2. Unlike the Supreme Court, Focus and the SBC now contend that Big Government should discriminate against proposed religious facilities on the basis of undesired religious belief, not on the basis of zoning concerns.
The Family Research Council, a spinoff of Focus, helpfully identifies the religious affiliations that should be exempt from its desired government crackdown:
“Evangelicals, Catholics, Lutherans, Orthodox Jews.”










Radical anti-gay pressure groups FOF and the Southern Baptists are letting their true evil agendas show by working to use Big Government to take away the religious liberty from those religions they don’t like. However, freedom of religion applies to everyone and not just those promoting the sham “religious belief” of homophobia.
If we can bypass all the nonsense from extremist cranks, for a moment, there are serious questions that should be asked.
- where is the money coming from for this venture?
- who runs it and what connections do they have?
- what will they teach there? who are the preachers?
- what kind of literature will be available or for sale in any book shops or libraries they run?
- what are they putting money into?
Darwin, It really is nobody’s business why they want to build it or how they finance it. If a radical message does come out of it they will be held accountable in the court of public opinion.
To be fair, unless we’re going to start asking those questions, DB, of all churches and synagogues, that’s a nonstarter from a Constitutional perspective.
Darwin, those are good questions — though they are not pertinent to the issue of constitutional rights.
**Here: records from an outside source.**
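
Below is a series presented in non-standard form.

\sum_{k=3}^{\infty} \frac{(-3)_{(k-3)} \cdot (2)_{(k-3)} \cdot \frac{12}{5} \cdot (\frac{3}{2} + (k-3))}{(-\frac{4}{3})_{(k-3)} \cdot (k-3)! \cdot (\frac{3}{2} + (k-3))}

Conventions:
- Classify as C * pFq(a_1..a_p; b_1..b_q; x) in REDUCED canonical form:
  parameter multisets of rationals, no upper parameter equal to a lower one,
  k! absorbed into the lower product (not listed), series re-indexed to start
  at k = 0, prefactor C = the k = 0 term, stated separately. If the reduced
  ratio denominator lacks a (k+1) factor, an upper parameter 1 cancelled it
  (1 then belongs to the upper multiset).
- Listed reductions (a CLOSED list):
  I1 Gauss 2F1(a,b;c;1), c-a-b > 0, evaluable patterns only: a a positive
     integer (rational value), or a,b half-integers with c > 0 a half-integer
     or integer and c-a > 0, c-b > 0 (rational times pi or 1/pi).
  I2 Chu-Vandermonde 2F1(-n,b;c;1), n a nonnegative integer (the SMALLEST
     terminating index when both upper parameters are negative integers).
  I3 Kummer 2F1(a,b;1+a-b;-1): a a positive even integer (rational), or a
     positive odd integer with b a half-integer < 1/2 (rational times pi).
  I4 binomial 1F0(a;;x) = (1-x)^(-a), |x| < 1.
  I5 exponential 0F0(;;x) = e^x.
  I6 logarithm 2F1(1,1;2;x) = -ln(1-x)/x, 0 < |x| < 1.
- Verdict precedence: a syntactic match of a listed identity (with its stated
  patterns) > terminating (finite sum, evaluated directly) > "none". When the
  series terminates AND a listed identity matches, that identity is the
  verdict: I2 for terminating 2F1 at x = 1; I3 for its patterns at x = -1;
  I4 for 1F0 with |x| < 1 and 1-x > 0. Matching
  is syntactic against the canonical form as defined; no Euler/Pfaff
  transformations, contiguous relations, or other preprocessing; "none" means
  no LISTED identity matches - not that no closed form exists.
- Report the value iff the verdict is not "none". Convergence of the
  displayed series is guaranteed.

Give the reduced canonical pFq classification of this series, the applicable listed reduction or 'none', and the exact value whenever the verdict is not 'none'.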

1. Funding is still being sought:
http://abcnews.go.com/US/Politics/islamic-center-backers-rule-taking-funds-saudi-arabia/story?id=11429998
2. The developer is Sharif El-Gamal:
http://www.observer.com/2010/real-estate/%E2%80%98ground-zero-mosque%E2%80%99-developer
3. The Islamic center leader is imam Feisal Abdul Rauf, a Sufi mystic:
http://www.mahablog.com/2010/08/11/imam-feisal-abdul-rauf-is-a-sufi/
4. Not much. This is a community center, not a school. What Rauf has said (or hasn’t said):
http://politicalcorrection.org/factcheck/201008160001
5. What Evan said. Nobody on the outside has detailed access to the spending records of U.S. religious organizations.
There is a mosque (Muslim chapel) inside the Pentagon for Muslims working there to have their religious observances. I don’t hear anyone yelling about that.